Moylough (/mɔɪˈlɒx/ moy-LOKH-'; ) is a rural village located in County Galway, Ireland. As of the 2016 census, it had a population of 518. The village is in a civil parish of the same name.

Moylough is 5 km northwest of Mountbellew and 50 km from Galway. It is located on the N63 national secondary road, and is also served by the R328 and R364 regional roads.

==History==
Moylough was part of the ancient kingdom of the Soghain of Connacht.

Other evidence of ancient settlement in the area includes Moylough Castle, a 13th-century tower house historically associated with the Norman de Cotterell and de Cogeshale families.

Together with nearby Mountbellew, Moylough has been twinned with Elliant in Brittany since 1998.

==Amenities==
Amenities within Moylough include a national (primary) school, Garda station, post office and community centre. Many of the village's amenities lie within the townland of Moylough More, including the local Catholic church (built c. 1830).
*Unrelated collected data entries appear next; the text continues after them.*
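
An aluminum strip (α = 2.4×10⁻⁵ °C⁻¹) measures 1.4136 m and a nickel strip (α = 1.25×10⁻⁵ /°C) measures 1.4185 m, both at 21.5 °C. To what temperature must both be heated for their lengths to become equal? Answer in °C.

L₁(1 + α₁ΔT) = L₂(1 + α₂ΔT) ⇒ ΔT = (L₂ − L₁)/(α₁L₁ − α₂L₂)
L₂ − L₁ = 1.4185 − 1.4136 = 4.90×10⁻³ m
α₁L₁ − α₂L₂ = 2.4×10⁻⁵×1.4136 − 1.25×10⁻⁵×1.4185 = 1.619515×10⁻⁵ m/K
ΔT = 4.90×10⁻³ / 1.619515×10⁻⁵ = 302.560 K
T = 21.5 + 302.560 = 324.060 °C

T = 324.1 °C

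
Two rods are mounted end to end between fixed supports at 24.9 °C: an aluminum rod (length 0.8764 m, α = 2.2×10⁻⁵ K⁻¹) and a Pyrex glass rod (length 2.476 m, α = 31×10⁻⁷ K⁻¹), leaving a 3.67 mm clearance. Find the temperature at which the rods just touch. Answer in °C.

T = 161 °C

Gap closes when ΔL₁ + ΔL₂ = 3.67 mm = 3.67×10⁻³ m
(α₁L₁ + α₂L₂)ΔT = g
α₁L₁ + α₂L₂ = 2.2×10⁻⁵×0.8764 + 31×10⁻⁷×2.476 = 2.69564×10⁻⁵ m/K
ΔT = 3.67×10⁻³ / 2.69564×10⁻⁵ = 136.15 K
T = 24.9 + 136.15 = 161.05 °C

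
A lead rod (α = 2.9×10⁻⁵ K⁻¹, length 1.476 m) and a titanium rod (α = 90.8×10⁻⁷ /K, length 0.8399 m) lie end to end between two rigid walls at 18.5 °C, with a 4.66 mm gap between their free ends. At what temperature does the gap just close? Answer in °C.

α₁L₁ = 4.2804×10⁻⁵ m/K, α₂L₂ = 7.626292×10⁻⁶ m/K → total 5.0430292×10⁻⁵ m/K
ΔT = g/(α₁L₁+α₂L₂) = 4.66×10⁻³ / 5.0430292×10⁻⁵ = 92.40 K
T = 18.5 + 92.40 = 110.90 °C

T = 111 °C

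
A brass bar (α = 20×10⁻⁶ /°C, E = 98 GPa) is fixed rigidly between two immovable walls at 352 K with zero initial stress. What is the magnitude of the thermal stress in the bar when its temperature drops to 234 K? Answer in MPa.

Fully constrained: the free strain ε = αΔT is blocked, so σ = Eε = EαΔT.
|ΔT| = 118 K
σ = 98.0×10⁹ × 20×10⁻⁶ × 118 = 2.31×10⁸ Pa

σ = 231 MPa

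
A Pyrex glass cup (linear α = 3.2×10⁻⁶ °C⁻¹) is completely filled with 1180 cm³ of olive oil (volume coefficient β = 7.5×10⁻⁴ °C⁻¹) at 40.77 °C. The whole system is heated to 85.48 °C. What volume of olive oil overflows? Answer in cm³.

39.1 cm³

The cup also expands: β_container ≈ 3α = 9.6×10⁻⁶ /K
Net overflow = V₀(β_liq − 3α_cont)ΔT
β − 3α = 7.50×10⁻⁴ − 9.6×10⁻⁶ = 7.404×10⁻⁴ /K; ΔT = 44.71 K
ΔV = 1180 × 7.404×10⁻⁴ × 44.71 = 39.1 cm³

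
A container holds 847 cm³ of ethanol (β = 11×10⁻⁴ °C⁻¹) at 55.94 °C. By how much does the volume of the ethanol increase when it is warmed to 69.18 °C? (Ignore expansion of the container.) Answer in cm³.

|ΔT| = |69.18 − 55.94| = 13.24 K
ΔV = βV₀ΔT = (11×10⁻⁴)(847)(13.24) = 12.3 cm³

ΔV = 12.3 cm³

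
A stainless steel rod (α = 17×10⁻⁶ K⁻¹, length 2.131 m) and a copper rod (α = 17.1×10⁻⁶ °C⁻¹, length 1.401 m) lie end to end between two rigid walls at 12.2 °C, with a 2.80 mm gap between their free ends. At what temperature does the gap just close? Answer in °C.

α₁L₁ = 3.6227×10⁻⁵ m/K, α₂L₂ = 2.39571×10⁻⁵ m/K → total 6.01841×10⁻⁵ m/K
ΔT = g/(α₁L₁+α₂L₂) = 2.80×10⁻³ / 6.01841×10⁻⁵ = 46.524 K
T = 12.2 + 46.524 = 58.724 °C

T = 58.7 °C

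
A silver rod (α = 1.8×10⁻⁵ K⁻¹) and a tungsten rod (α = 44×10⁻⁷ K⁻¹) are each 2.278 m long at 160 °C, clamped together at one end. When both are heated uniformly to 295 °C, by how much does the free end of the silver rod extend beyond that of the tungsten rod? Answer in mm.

ΔT = 135 K
silver: ΔL = 1.8×10⁻⁵ × 2.278 m × 135 = 5.5355×10⁻³ m = 5.5355 mm
tungsten: ΔL = 44×10⁻⁷ × 2.278 m × 135 = 1.3531×10⁻³ m = 1.3531 mm
difference = 5.5355 − 1.3531 = 4.1824 mm

4.18 mm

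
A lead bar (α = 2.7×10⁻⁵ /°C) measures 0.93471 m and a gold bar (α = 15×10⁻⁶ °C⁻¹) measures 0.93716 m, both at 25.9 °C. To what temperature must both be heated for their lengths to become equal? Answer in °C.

Equal length when α₁L₁ΔT − α₂L₂ΔT = L₂ − L₁ = 2.45×10⁻³ m
α₁L₁ = 2.523717×10⁻⁵, α₂L₂ = 1.40574×10⁻⁵ → Δ(αL) = 1.117977×10⁻⁵ m/K
ΔT = 2.45×10⁻³ / 1.117977×10⁻⁵ = 219.146 K, so T = 25.9 + 219.146 = 245.046 °C

T = 245.0 °C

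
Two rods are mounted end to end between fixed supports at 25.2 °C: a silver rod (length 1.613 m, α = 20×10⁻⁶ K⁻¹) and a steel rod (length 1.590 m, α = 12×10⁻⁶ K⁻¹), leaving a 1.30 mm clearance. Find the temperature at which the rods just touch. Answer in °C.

T = 50.5 °C

α₁L₁ = 3.226×10⁻⁵ m/K, α₂L₂ = 1.908×10⁻⁵ m/K → total 5.134×10⁻⁵ m/K
ΔT = g/(α₁L₁+α₂L₂) = 1.30×10⁻³ / 5.134×10⁻⁵ = 25.321 K
T = 25.2 + 25.321 = 50.521 °C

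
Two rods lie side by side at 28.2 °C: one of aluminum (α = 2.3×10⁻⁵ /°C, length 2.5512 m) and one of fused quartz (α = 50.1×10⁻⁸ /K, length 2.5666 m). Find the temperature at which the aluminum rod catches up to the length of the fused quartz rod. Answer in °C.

L₁(1 + α₁ΔT) = L₂(1 + α₂ΔT) ⇒ ΔT = (L₂ − L₁)/(α₁L₁ − α₂L₂)
L₂ − L₁ = 2.5666 − 2.5512 = 1.54×10⁻² m
α₁L₁ − α₂L₂ = 2.3×10⁻⁵×2.5512 − 50.1×10⁻⁸×2.5666 = 5.73917334×10⁻⁵ m/K
ΔT = 1.54×10⁻² / 5.73917334×10⁻⁵ = 268.331 K
T = 28.2 + 268.331 = 296.531 °C

T = 296.5 °C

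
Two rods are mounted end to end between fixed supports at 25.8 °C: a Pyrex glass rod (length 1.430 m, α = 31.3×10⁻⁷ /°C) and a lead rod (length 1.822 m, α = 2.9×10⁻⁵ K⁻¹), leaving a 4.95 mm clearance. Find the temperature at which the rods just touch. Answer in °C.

α₁L₁ = 4.4759×10⁻⁶ m/K, α₂L₂ = 5.2838×10⁻⁵ m/K → total 5.73139×10⁻⁵ m/K
ΔT = g/(α₁L₁+α₂L₂) = 4.95×10⁻³ / 5.73139×10⁻⁵ = 86.37 K
T = 25.8 + 86.37 = 112.17 °C

T = 112 °C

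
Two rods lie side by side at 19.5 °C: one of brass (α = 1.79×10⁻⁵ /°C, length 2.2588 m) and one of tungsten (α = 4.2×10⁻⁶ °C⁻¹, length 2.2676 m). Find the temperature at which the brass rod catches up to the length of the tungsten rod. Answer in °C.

T = 304.2 °C

Equal length when α₁L₁ΔT − α₂L₂ΔT = L₂ − L₁ = 8.80×10⁻³ m
α₁L₁ = 4.043252×10⁻⁵, α₂L₂ = 9.52392×10⁻⁶ → Δ(αL) = 3.09086×10⁻⁵ m/K
ΔT = 8.80×10⁻³ / 3.09086×10⁻⁵ = 284.710 K, so T = 19.5 + 284.710 = 304.210 °C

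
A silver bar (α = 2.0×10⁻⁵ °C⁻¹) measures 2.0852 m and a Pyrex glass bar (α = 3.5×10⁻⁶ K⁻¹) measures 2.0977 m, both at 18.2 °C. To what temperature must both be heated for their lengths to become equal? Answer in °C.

T = 382.0 °C

Equal length when α₁L₁ΔT − α₂L₂ΔT = L₂ − L₁ = 1.25×10⁻² m
α₁L₁ = 4.1704×10⁻⁵, α₂L₂ = 7.34195×10⁻⁶ → Δ(αL) = 3.436205×10⁻⁵ m/K
ΔT = 1.25×10⁻² / 3.436205×10⁻⁵ = 363.773 K, so T = 18.2 + 363.773 = 381.973 °C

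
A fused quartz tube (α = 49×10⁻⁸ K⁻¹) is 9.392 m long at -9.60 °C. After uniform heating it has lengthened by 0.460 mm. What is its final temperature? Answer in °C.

T = 90.4 °C

ΔL = αL₀ΔT ⇒ ΔT = ΔL / (αL₀)
ΔT = 0.460×10⁻³ m / (49×10⁻⁸ × 9.392 m) = 99.955 K
T = -9.60 + 99.955 = 90.355 °C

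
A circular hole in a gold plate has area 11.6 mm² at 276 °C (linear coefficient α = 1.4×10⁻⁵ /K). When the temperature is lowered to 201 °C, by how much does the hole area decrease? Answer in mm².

Area coefficient ≈ 2α; |ΔT| = 75 K
ΔA = 2αA₀ΔT = 2(1.4×10⁻⁵)(11.6)(75) = 0.0244 mm²

ΔA = 0.0244 mm²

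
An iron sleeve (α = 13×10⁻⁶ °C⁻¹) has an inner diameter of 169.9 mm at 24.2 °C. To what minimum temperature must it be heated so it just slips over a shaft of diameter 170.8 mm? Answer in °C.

T = 432 °C

Required Δd = 170.8 − 169.9 = 0.9 mm
Δd = αd₀ΔT ⇒ ΔT = Δd/(αd₀) = 0.9 / (13×10⁻⁶ × 169.9) = 407.48 K
T_min = 24.2 + 407.48 = 431.68 °C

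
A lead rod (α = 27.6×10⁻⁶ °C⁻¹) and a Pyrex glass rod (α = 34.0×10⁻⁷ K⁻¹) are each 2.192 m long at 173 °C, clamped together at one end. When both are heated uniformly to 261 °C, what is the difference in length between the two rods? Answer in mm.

ΔT = 88 K
lead: ΔL = 27.6×10⁻⁶ × 2.192 m × 88 = 5.3239×10⁻³ m = 5.3239 mm
Pyrex glass: ΔL = 34.0×10⁻⁷ × 2.192 m × 88 = 6.5585×10⁻⁴ m = 0.65585 mm
difference = 5.3239 − 0.65585 = 4.66805 mm

4.67 mm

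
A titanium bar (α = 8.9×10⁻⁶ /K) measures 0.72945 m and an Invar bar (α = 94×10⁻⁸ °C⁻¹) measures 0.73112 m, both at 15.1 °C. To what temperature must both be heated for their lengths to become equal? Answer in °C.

L₁(1 + α₁ΔT) = L₂(1 + α₂ΔT) ⇒ ΔT = (L₂ − L₁)/(α₁L₁ − α₂L₂)
L₂ − L₁ = 0.73112 − 0.72945 = 1.67×10⁻³ m
α₁L₁ − α₂L₂ = 8.9×10⁻⁶×0.72945 − 94×10⁻⁸×0.73112 = 5.8048522×10⁻⁶ m/K
ΔT = 1.67×10⁻³ / 5.8048522×10⁻⁶ = 287.690 K
T = 15.1 + 287.690 = 302.790 °C

T = 302.8 °C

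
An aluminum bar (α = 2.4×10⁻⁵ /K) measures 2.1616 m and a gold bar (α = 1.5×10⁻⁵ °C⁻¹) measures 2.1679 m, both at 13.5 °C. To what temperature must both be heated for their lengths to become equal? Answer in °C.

T = 338.9 °C

Equal length when α₁L₁ΔT − α₂L₂ΔT = L₂ − L₁ = 6.30×10⁻³ m
α₁L₁ = 5.18784×10⁻⁵, α₂L₂ = 3.25185×10⁻⁵ → Δ(αL) = 1.93599×10⁻⁵ m/K
ΔT = 6.30×10⁻³ / 1.93599×10⁻⁵ = 325.415 K, so T = 13.5 + 325.415 = 338.915 °C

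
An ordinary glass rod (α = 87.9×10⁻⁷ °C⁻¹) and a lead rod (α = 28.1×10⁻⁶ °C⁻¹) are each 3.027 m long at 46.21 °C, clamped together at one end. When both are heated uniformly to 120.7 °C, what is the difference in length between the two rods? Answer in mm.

ΔT = 74.49 K
ordinary glass: ΔL = 87.9×10⁻⁷ × 3.027 m × 74.49 = 1.9820×10⁻³ m = 1.9820 mm
lead: ΔL = 28.1×10⁻⁶ × 3.027 m × 74.49 = 6.3360×10⁻³ m = 6.3360 mm
difference = 6.3360 − 1.9820 = 4.354 mm

4.35 mm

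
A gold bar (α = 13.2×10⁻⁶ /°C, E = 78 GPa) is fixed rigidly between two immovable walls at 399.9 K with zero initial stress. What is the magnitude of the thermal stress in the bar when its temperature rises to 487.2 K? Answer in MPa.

σ = 89.9 MPa

Fully constrained: the free strain ε = αΔT is blocked, so σ = Eε = EαΔT.
|ΔT| = 87.3 K
σ = 78.0×10⁹ × 13.2×10⁻⁶ × 87.3 = 8.99×10⁷ Pa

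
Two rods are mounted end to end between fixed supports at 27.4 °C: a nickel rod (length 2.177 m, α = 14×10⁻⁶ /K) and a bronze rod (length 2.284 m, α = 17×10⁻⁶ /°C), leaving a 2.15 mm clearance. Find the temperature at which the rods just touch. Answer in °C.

T = 58.4 °C

α₁L₁ = 3.0478×10⁻⁵ m/K, α₂L₂ = 3.8828×10⁻⁵ m/K → total 6.9306×10⁻⁵ m/K
ΔT = g/(α₁L₁+α₂L₂) = 2.15×10⁻³ / 6.9306×10⁻⁵ = 31.022 K
T = 27.4 + 31.022 = 58.422 °C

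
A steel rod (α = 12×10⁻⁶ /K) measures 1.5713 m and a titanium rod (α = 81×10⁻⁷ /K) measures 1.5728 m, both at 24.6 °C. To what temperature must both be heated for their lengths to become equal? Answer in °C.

Equal length when α₁L₁ΔT − α₂L₂ΔT = L₂ − L₁ = 1.50×10⁻³ m
α₁L₁ = 1.88556×10⁻⁵, α₂L₂ = 1.273968×10⁻⁵ → Δ(αL) = 6.11592×10⁻⁶ m/K
ΔT = 1.50×10⁻³ / 6.11592×10⁻⁶ = 245.262 K, so T = 24.6 + 245.262 = 269.862 °C

T = 269.9 °C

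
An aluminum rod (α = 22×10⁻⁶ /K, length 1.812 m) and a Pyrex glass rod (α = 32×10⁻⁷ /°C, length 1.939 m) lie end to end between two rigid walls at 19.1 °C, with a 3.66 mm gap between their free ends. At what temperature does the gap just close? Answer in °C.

α₁L₁ = 3.9864×10⁻⁵ m/K, α₂L₂ = 6.2048×10⁻⁶ m/K → total 4.60688×10⁻⁵ m/K
ΔT = g/(α₁L₁+α₂L₂) = 3.66×10⁻³ / 4.60688×10⁻⁵ = 79.446 K
T = 19.1 + 79.446 = 98.546 °C

T = 98.5 °C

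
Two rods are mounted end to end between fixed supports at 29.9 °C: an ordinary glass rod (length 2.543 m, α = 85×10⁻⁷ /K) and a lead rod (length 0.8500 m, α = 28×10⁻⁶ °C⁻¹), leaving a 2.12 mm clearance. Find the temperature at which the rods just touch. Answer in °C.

α₁L₁ = 2.16155×10⁻⁵ m/K, α₂L₂ = 2.380×10⁻⁵ m/K → total 4.54155×10⁻⁵ m/K
ΔT = g/(α₁L₁+α₂L₂) = 2.12×10⁻³ / 4.54155×10⁻⁵ = 46.680 K
T = 29.9 + 46.680 = 76.580 °C

T = 76.6 °C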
As of the 2011 census, Moylough More townland had a population of over 440 people.

==Notable people==

Moylough is the birthplace of Thomas Higgins who became the shortest serving MP in Westminster when, representing the Irish Parliamentary Party, he was posthumously declared elected a Member of Parliament of the House of Commons of the United Kingdom of Great Britain and Ireland on 26 January 1906.

Thomas Carr, Archbishop of Melbourne 1886–1917, was born near Moylough in 1839.

There is a statue of the Galway Gaelic footballer Enda Colleran in the town.

Former Irish rugby manager Eddie O'Sullivan is from Moylough.